Erico Andráde*
Il governo Bolsonaro ha mostrato disprezzo non solo per la povertà, ma per tutto ciò che non è il suo specchio.
Se c'è una cosa che si è dimostrata ambidestra nella pandemia di Corona Virus, è il modo in cui trattiamo i nostri morti. La disputa politica non riguarda solo chi pagherà il conto della morte. Su chi sarà ritenuto responsabile dei decessi che stanno già iniziando ad aumentare in Brasile, nonostante la palese sottostima. La controversia è ancora più grave.
Se, da un lato, è con scherno che il presidente e il suo entourage trattano le persone uccise dal COVID-19, togliendo allo Stato ogni possibilità di decretare il lutto ufficiale e, quindi, conferendo istituzionalità ai sofferenti, dall'altro , parte della sinistra converte le immagini di fosse comuni o cimiteri costruiti frettolosamente in uno strumento morale di punizione per gli elettori di Bolsonaro.
Si tratta indubbiamente di atteggiamenti asimmetrici perché il governo adempie alla funzione istituzionale di comando del Paese e non può concedersi il diritto di ridicolizzare le morti di cui è anche responsabile; almeno per la sua omissione. Tuttavia, l'uso di immagini di fosse comuni e della sofferenza impressa sui volti delle famiglie, i cui cari sono morti a causa del COVID-19, è liberamente utilizzato da una certa sinistra in una logica di merito. Come se città come Manaus, in cui Bolsonaro ha ottenuto una vittoria espressiva, dovessero subire la sofferenza di fronte alla pandemia.
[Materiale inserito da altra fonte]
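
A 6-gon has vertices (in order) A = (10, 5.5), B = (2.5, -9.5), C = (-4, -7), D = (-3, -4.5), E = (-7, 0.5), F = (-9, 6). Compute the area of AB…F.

173.625

Σ = (-108.75) + (-55.5) + (-3) + (-33) + (-37.5) + (-109.5) = -347.25
Area = |Σ|/2 = 173.625.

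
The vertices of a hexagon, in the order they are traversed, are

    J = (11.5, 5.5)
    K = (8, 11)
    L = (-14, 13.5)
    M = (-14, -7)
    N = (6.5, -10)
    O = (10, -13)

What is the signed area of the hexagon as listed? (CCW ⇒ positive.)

518.5

Σ = (82.5) + (262) + (287) + (185.5) + (15.5) + (204.5) = 1037
Signed area = Σ/2 = 518.5 (positive ⇒ counter-clockwise traversal).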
Va detto che nessuno merita di morire. Non c'è merito della morte. Il punitivismo che regna sovrano nell'estrema destra brasiliana contamina a tal punto una parte importante della sinistra da impedirle di simpatizzare con le morti. È quando la politica non lascia spazio al lutto. Ma questo accade solo quando perdiamo il rispetto per i vivi.
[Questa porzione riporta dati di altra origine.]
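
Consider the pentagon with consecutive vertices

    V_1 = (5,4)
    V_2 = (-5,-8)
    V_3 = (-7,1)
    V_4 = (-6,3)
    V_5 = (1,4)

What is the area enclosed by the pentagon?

Apply Gauss's area formula: 2A = Σ (x_i·y_{i+1} − x_{i+1}·y_i), indices taken mod 5.
Cross-terms: -20, -61, -15, -27, -16  ⇒  Σ = -139
Area = |Σ|/2 = 69.5.

69.5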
E il governo Bolsonaro ha mostrato disprezzo non solo per la povertà, ma per tutto ciò che non ne è lo specchio. Con ciò sedimenta il suo elettorato con l'odio e l'esplicito disprezzo per la vita; quindi, per i morti.
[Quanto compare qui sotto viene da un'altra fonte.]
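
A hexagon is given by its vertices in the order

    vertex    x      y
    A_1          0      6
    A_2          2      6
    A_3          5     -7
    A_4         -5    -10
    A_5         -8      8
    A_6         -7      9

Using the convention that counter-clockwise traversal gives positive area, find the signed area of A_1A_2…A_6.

Apply the surveyor's formula: 2A = Σ (x_i·y_{i+1} − x_{i+1}·y_i), indices taken mod 6.
Σ = (-12) + (-44) + (-85) + (-120) + (-16) + (-42) = -319
Signed area = Σ/2 = -159.5 (negative ⇒ clockwise traversal).

-159.5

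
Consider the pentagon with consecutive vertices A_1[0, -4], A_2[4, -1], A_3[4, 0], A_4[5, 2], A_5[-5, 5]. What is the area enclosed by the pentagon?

41.5

Apply the surveyor's formula: 2A = Σ (x_i·y_{i+1} − x_{i+1}·y_i), indices taken mod 5.
Cross-terms: 16, 4, 8, 35, 20  ⇒  Σ = 83
Area = |Σ|/2 = 41.5.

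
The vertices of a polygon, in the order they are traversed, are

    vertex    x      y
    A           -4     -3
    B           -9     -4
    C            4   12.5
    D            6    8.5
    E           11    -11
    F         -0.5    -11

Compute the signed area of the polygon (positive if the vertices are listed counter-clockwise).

Apply the surveyor's formula: 2A = Σ (x_i·y_{i+1} − x_{i+1}·y_i), indices taken mod 6.
Cross-terms: -11, -96.5, -41, -159.5, -126.5, -42.5  ⇒  Σ = -477
Signed area = Σ/2 = -238.5 (negative ⇒ clockwise traversal).

-238.5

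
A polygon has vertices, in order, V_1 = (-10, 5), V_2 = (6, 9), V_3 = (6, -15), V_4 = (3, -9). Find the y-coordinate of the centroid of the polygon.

25/87

Apply the shoelace (surveyor's) formula. First the cross-terms c_i = x_i·y_{i+1} − x_{i+1}·y_i:
  -120, -144, -9, -75  ⇒  2A = -348, A = -174.
Then Σ (y_i + y_{i+1})·c_i = -300, so ȳ = -300 / (6·(-174)) = 25/87.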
La sua grande vittoria, infatti, è quella di contaminare la sinistra con lo stesso odio che vieta ogni possibilità di una politica creativa che non sia mera resistenza, in questo caso con le stesse armi. Quando inizia a ripetere il comportamento di chi critica la sinistra, non è solo incoerente, dopotutto l'incoerenza ci attraversa come esseri umani. Sta seppellendo la possibilità di cambiare una struttura punitiva sprofondando in un revanscismo senza fine.
*Erico Andrade è professore di filosofia all'Università Federale di Pernambuco (UFPE).